07 July 2008

Managerial Economics_2

Objective of Firm & Industry

Firm is an individual company. Industry is the aggregate of firms.
There are 3 kinds of objectives in an organisation:

(i) Individual goal
(ii) Departmental goal
(iii) Organisational goal


Organisational goal include profit maximisation, sales maximisation, staff maximisation, utility maximisation and growth maximisation.
(A) Profit maximisation: Profit means business income is more than the business expenses. The difference between the income and expenditure (The income should be more).
In ordinary sense, Profit = Revenue - Cost.

There are 2 types of profit:
(a) Accounting profit and
(b) Economic profit

(a) Accounting Profit: is denoted as -

Profit = Total Revenue - Wages + Rent + Interest + M (cost of material)



(b) Economic Profit:
Economic profit is a profit that is above the opportunity cost. Opportunity cost is the income which is foregone which a businessman could expect from second best alternative. For example, if a businessman is using his own capital instead of borrowing from financial institution he has the opportunity to save the interest (which he has to pay if he has taken loan)

Knights theory of profit:

Knight has made a distinction between risk and uncertainity. He divided risk into 2 parts:
(a) calculable and (b) non calculable


(a) Calculable risks:
are those risks whose probability of occurance can be estimated on the basis of available data.
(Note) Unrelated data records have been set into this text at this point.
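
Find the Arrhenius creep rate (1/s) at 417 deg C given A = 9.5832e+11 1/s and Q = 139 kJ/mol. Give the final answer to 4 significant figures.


rate = A * exp(-Q / (R*T))
T = 417 + 273.15 = 690.15 K
rate = 9.5832e+11 * exp(-139e3 / (8.314 * 690.15))
rate = 28.89 1/s


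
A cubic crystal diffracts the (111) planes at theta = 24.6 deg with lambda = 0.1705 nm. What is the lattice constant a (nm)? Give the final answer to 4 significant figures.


d = lambda / (2*sin(theta))
d = 0.1705 / (2*sin(24.6 deg))
d = 0.20479 nm
a = d * sqrt(h^2+k^2+l^2) = 0.20479 * sqrt(3)
a = 0.3547 nm


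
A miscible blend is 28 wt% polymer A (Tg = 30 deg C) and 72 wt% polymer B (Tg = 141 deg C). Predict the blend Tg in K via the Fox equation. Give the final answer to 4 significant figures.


1/Tg = w1/Tg1 + w2/Tg2 (in Kelvin)
Tg1 = 303.15 K, Tg2 = 414.15 K
1/Tg = 0.28/303.15 + 0.72/414.15
Tg = 375.6 K


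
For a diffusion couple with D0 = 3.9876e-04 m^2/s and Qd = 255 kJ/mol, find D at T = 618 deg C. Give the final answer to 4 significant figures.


D = D0 * exp(-Qd / (R*T))
T = 891.15 K
D = 3.9876e-04 * exp(-255e3 / (8.314 * 891.15))
D = 4.502e-19 m^2/s


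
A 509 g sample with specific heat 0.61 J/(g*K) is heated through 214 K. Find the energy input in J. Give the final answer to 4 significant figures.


Q = m * cp * dT
Q = 509 * 0.61 * 214
Q = 66440 J


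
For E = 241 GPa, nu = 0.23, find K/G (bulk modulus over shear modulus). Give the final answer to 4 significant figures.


G = E / (2*(1+nu))
G = 241 / (2*(1+0.23)) = 97.9675 GPa
K = E / (3*(1-2*nu))
K = 241 / (3*(1-2*0.23)) = 148.765 GPa
K/G = 148.765 / 97.9675 = 1.519


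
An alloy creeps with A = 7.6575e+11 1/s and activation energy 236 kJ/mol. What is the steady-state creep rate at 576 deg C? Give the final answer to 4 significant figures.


rate = A * exp(-Q / (R*T))
T = 576 + 273.15 = 849.15 K
rate = 7.6575e+11 * exp(-236e3 / (8.314 * 849.15))
rate = 2.324e-03 1/s


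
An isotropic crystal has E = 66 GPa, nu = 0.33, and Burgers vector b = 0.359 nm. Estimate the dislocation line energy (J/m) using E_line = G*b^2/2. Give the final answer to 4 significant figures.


Step 1: G = E / (2*(1+nu))
G = 66 / (2*(1+0.33)) = 24.812 GPa = 2.4812e+10 Pa
Step 2: E_line = G*b^2/2
b = 0.359 nm = 3.59e-10 m
E_line = 0.5 * 2.4812e+10 * (3.59e-10)^2 = 1.599e-09 J/m


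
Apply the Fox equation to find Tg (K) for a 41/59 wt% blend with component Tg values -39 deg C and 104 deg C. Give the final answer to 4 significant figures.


1/Tg = w1/Tg1 + w2/Tg2 (in Kelvin)
Tg1 = 234.15 K, Tg2 = 377.15 K
1/Tg = 0.41/234.15 + 0.59/377.15
Tg = 301.6 K


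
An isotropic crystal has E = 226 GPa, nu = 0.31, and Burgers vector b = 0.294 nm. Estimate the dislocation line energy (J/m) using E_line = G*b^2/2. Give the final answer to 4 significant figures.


Step 1: G = E / (2*(1+nu))
G = 226 / (2*(1+0.31)) = 86.2595 GPa = 8.62595e+10 Pa
Step 2: E_line = G*b^2/2
b = 0.294 nm = 2.94e-10 m
E_line = 0.5 * 8.62595e+10 * (2.94e-10)^2 = 3.728e-09 J/m


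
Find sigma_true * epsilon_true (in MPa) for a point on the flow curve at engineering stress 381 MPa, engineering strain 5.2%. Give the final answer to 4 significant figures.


sigma_true = sigma_eng * (1 + epsilon_eng)
sigma_true = 381 * (1 + 0.052) = 400.812 MPa
epsilon_true = ln(1 + epsilon_eng)
epsilon_true = ln(1 + 0.052) = 0.0506931
sigma_true * epsilon_true = 400.812 * 0.0506931 = 20.32 MPa


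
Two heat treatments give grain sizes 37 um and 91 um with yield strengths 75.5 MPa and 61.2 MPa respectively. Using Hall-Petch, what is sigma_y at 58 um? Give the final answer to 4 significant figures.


sigma_y = sigma0 + k / sqrt(d)
1/sqrt(d1) = 1/sqrt(3.7e-05) = 164.399;  1/sqrt(d2) = 104.828
k = (sigma1 - sigma2) / (1/sqrt(d1) - 1/sqrt(d2)) = (75.5 - 61.2) / (164.399 - 104.828) = 0.240052 MPa*m^0.5
sigma0 = sigma1 - k/sqrt(d1) = 75.5 - 0.240052*164.399 = 36.0357 MPa
sigma_y(d3) = 36.0357 + 0.240052 / sqrt(5.8e-05) = 67.56 MPa


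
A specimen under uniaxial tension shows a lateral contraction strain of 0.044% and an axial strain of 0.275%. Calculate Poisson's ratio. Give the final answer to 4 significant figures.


nu = -epsilon_lat / epsilon_axial
Lateral strain is contraction (negative), so using magnitudes:
nu = 0.044 / 0.275
nu = 0.16


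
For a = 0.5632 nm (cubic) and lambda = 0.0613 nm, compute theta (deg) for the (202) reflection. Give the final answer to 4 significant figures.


d = a / sqrt(h^2+k^2+l^2)
d = 0.5632 / sqrt(8) = 0.199121 nm
lambda = 2*d*sin(theta)  =>  sin(theta) = lambda / (2*d)
sin(theta) = 0.0613 / (2 * 0.199121) = 0.153926
theta = 8.855 deg


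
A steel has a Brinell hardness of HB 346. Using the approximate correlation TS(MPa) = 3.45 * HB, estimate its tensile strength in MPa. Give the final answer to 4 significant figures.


TS (MPa) = 3.45 * HB
TS = 3.45 * 346
TS = 1194 MPa


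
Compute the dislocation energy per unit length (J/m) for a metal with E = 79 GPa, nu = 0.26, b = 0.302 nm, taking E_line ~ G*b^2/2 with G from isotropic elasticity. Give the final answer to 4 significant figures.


Step 1: G = E / (2*(1+nu))
G = 79 / (2*(1+0.26)) = 31.3492 GPa = 3.13492e+10 Pa
Step 2: E_line = G*b^2/2
b = 0.302 nm = 3.02e-10 m
E_line = 0.5 * 3.13492e+10 * (3.02e-10)^2 = 1.43e-09 J/m


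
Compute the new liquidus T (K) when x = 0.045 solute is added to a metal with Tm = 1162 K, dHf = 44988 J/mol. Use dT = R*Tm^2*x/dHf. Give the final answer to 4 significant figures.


dT = R*Tm^2*x / dHf
dT = 8.314 * 1162^2 * 0.045 / 44988
dT = 11.2289 K
T_new = 1162 - 11.2289 = 1151 K


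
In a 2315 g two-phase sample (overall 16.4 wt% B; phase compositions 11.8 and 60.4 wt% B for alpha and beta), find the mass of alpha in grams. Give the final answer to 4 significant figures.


f_alpha = (C_beta - C0) / (C_beta - C_alpha)
f_alpha = (60.4 - 16.4) / (60.4 - 11.8) = 0.90535
m_alpha = f_alpha * m_total = 0.90535 * 2315 = 2096 g


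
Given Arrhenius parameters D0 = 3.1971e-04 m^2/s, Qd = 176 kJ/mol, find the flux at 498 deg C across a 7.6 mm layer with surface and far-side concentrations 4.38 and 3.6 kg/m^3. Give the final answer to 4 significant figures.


Step 1: D = D0 * exp(-Qd/(R*T))
T = 498 + 273.15 = 771.15 K
D = 3.1971e-04 * exp(-176e3 / (8.314 * 771.15)) = 3.82635e-16 m^2/s
Step 2: J = D * (C1 - C2) / dx
J = 3.82635e-16 * (4.38 - 3.6) / 7.6e-03
J = 3.927e-14 kg/(m^2*s)


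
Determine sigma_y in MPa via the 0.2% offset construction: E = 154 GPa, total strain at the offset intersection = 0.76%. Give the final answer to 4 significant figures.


Offset strain = 0.002
Elastic strain at yield = total_strain - offset = 7.6e-03 - 0.002 = 5.6e-03
sigma_y = E * elastic_strain = 154000 * 5.6e-03
sigma_y = 862.4 MPa


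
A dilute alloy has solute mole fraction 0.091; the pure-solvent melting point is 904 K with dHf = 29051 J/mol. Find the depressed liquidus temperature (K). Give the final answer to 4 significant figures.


dT = R*Tm^2*x / dHf
dT = 8.314 * 904^2 * 0.091 / 29051
dT = 21.2827 K
T_new = 904 - 21.2827 = 882.7 K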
For example, fire in a godown.

(a) Non -calculable risks:
It is the area of uncertainity. Profit max. is the basic objective of a firm. Profit max. theory is a traditional theory. Marshal has defined the profit. According to him, the profit is divided into 2 parts:
(i) Normal profit and
(ii) Super normal profit

(i) Normal profit: It is a min. profit reqd. by an entrepreneur to stay in an industry.
(ii) Super normal profit: It is earned by the leader firm in the industry. Super normal profit can be defined as the difference between the total revenue & total cost (TR-TC).